Maurizio Pollini: Recital

Date: October 3, 2010
Location: The National Centre for the Performing Arts (The Egg), Beijing.

Maurizio Pollini is the artist who introduced me to the music of Bartok and Boulez. In Pollini’s interpretation I always find an immaculate precision, yet a suave sophistication most closely analogical to the modernity of Norman Foster’s sharp-edged, machine-influenced designs. It was therefore regretful that I only found tidbits of Pollini’s former glory in an evening dominated by inconsistency and unevenness, in what was probably my first and perhaps last opportunity as an audience member to hear the master at work.

In Chopin’s 24 Preludes (Op. 28), Pollini proved that the soon-to-be septuagenarian was ready to reevaluate his interpretation: the stainless steel precision most attributable to his playing style gave way to a more nuanced tenderness. He seemed more ready and willing than in the past to radiate a shade of human warmth, especially in the slower passages. Yet, while he remained faithful as a master weaver of Chopin’s aesthetics, on occasion he lost control of the composer’s subtle textures. For example, in “von Bulow’s Vision”, Pollini began with a solemn resolve, but at one of those famed chords, the momentum took a quick turn and dived into this feathery fickle which I was quite certain Chopin knew nothing of. Its conclusive mirror, the No. 20 Largo, was better as Pollini seemed fully warmed up and was able to direct with a cool aplomb. But in general, I found his Chopin slightly over-pedaled and muddy – perhaps as an improvised reaction to a noisy audience.

After intermission, the program continued with Debussy’s Etudes Nos. 7-12. These pieces were where Pollini found his groove: he eagerly developed the various harmonic lines, unleashing his great arsenal of touch and resulting in a rich fabric of tonal textures, intensity and Debussy’s harmonic densities. Yet, I found his interpretation somewhat uneven and, even if he was attempting a new interpretation, lacking an overarching thesis that linked together Debussy’s disparate elements. Finishing up the evening’s regular program was Boulez’s Sonata No. 2. Pollini showed a superb mastery of Boulez’s intended theatrics by skillfully crossing hands with fluidity. Some of Boulez’s aesthetics seemed on display too, as Pollini registered a myriad of piano timbre and complex chords into a coherent whole. Yet I couldn’t help but compare his performance here to that in the 1976 recording: the 1976 version had this percussive flair that I found lacking here in Beijing, and often times it was this rhythmic excitement that lured me time and again to the recording. There was no such allure tonight.

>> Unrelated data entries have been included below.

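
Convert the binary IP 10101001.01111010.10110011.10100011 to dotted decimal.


10101001 = 169
01111010 = 122
10110011 = 179
10100011 = 163
IP: 169.122.179.163


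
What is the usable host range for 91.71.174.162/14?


Network: 91.68.0.0
Broadcast: 91.71.255.255
First usable = network + 1
Last usable = broadcast - 1
Range: 91.68.0.1 to 91.71.255.254


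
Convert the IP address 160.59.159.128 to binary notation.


160 = 10100000
59 = 00111011
159 = 10011111
128 = 10000000
Binary: 10100000.00111011.10011111.10000000


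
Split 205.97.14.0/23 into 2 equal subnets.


New prefix = 23 + 1 = 24
Each subnet has 256 addresses
  205.97.14.0/24
  205.97.15.0/24
Subnets: 205.97.14.0/24, 205.97.15.0/24


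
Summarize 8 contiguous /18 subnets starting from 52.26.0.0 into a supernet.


Original prefix: /18
Number of subnets: 8 = 2^3
New prefix = 18 - 3 = 15
Supernet: 52.26.0.0/15


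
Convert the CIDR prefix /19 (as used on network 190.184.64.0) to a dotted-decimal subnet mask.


/19 means 19 network bits, 13 host bits
Binary: 11111111111111111110000000000000
Mask: 255.255.224.0


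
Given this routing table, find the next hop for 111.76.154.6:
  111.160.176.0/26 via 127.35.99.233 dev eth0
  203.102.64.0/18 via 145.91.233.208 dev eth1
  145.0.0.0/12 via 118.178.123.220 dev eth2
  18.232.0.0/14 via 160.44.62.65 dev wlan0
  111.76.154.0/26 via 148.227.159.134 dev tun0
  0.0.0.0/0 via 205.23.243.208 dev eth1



Longest prefix match for 111.76.154.6:
  /26 111.160.176.0: no
  /18 203.102.64.0: no
  /12 145.0.0.0: no
  /14 18.232.0.0: no
  /26 111.76.154.0: MATCH
  /0 0.0.0.0: MATCH
Selected: next-hop 148.227.159.134 via tun0 (matched /26)


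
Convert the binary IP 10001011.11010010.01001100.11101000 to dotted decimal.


10001011 = 139
11010010 = 210
01001100 = 76
11101000 = 232
IP: 139.210.76.232


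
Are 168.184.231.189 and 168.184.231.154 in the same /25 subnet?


Mask: 255.255.255.128
168.184.231.189 AND mask = 168.184.231.128
168.184.231.154 AND mask = 168.184.231.128
Yes, same subnet (168.184.231.128)


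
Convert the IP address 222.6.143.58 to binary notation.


222 = 11011110
6 = 00000110
143 = 10001111
58 = 00111010
Binary: 11011110.00000110.10001111.00111010


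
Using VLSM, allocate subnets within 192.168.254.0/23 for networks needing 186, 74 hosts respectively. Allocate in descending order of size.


186 hosts -> /24 (254 usable): 192.168.254.0/24
74 hosts -> /25 (126 usable): 192.168.255.0/25
Allocation: 192.168.254.0/24 (186 hosts, 254 usable); 192.168.255.0/25 (74 hosts, 126 usable)


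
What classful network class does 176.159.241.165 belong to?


First octet: 176
Binary: 10110000
10xxxxxx -> Class B (128-191)
Class B, default mask 255.255.0.0 (/16)


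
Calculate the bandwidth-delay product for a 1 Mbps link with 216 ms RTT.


BDP = bandwidth * RTT
= 1 Mbps * 216 ms
= 1 * 1e6 * 216 / 1000 bits
= 216000 bits
= 27000 bytes
= 26.3672 KB
BDP = 216000 bits (27000 bytes)


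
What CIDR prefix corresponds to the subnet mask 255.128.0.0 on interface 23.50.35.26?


Binary: 11111111.10000000.00000000.00000000
Count leading 1s
Prefix: /9


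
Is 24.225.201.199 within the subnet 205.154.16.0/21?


Subnet network: 205.154.16.0
Test IP AND mask: 24.225.200.0
No, 24.225.201.199 is not in 205.154.16.0/21


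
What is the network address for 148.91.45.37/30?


IP:   10010100.01011011.00101101.00100101
Mask: 11111111.11111111.11111111.11111100
AND operation:
Net:  10010100.01011011.00101101.00100100
Network: 148.91.45.36/30


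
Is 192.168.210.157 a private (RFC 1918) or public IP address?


RFC 1918 private ranges:
  10.0.0.0/8 (10.0.0.0 - 10.255.255.255)
  172.16.0.0/12 (172.16.0.0 - 172.31.255.255)
  192.168.0.0/16 (192.168.0.0 - 192.168.255.255)
Private (in 192.168.0.0/16)


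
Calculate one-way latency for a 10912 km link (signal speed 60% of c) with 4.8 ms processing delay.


Speed = 0.6 * 3e5 km/s = 180000 km/s
Propagation delay = 10912 / 180000 = 0.0606 s = 60.6222 ms
Processing delay = 4.8 ms
Total one-way latency = 65.4222 ms


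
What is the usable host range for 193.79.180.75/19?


Network: 193.79.160.0
Broadcast: 193.79.191.255
First usable = network + 1
Last usable = broadcast - 1
Range: 193.79.160.1 to 193.79.191.254


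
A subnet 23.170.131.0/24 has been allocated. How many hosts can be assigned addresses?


Host bits = 32 - 24 = 8
Total addresses = 2^8 = 256
Usable = total - 2 (network and broadcast)
Usable hosts: 254


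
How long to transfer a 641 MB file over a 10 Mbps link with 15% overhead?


Effective throughput = 10 * (1 - 15/100) = 8.5 Mbps
File size in Mb = 641 * 8 = 5128 Mb
Time = 5128 / 8.5
Time = 603.2941 seconds


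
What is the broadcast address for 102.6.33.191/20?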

Despite (or because of?) his age, Pollini’s grace was clearly on display: after four encores, he wrapped up with the difficult crowd favorite, Chopin’s Etude Op. 10-12. His rendition did not impress me too much as I found it slightly dragging and lacking emotive firepower, but it simply showed that the master wasn’t shy of pushing a little more even after two hours of intense music making.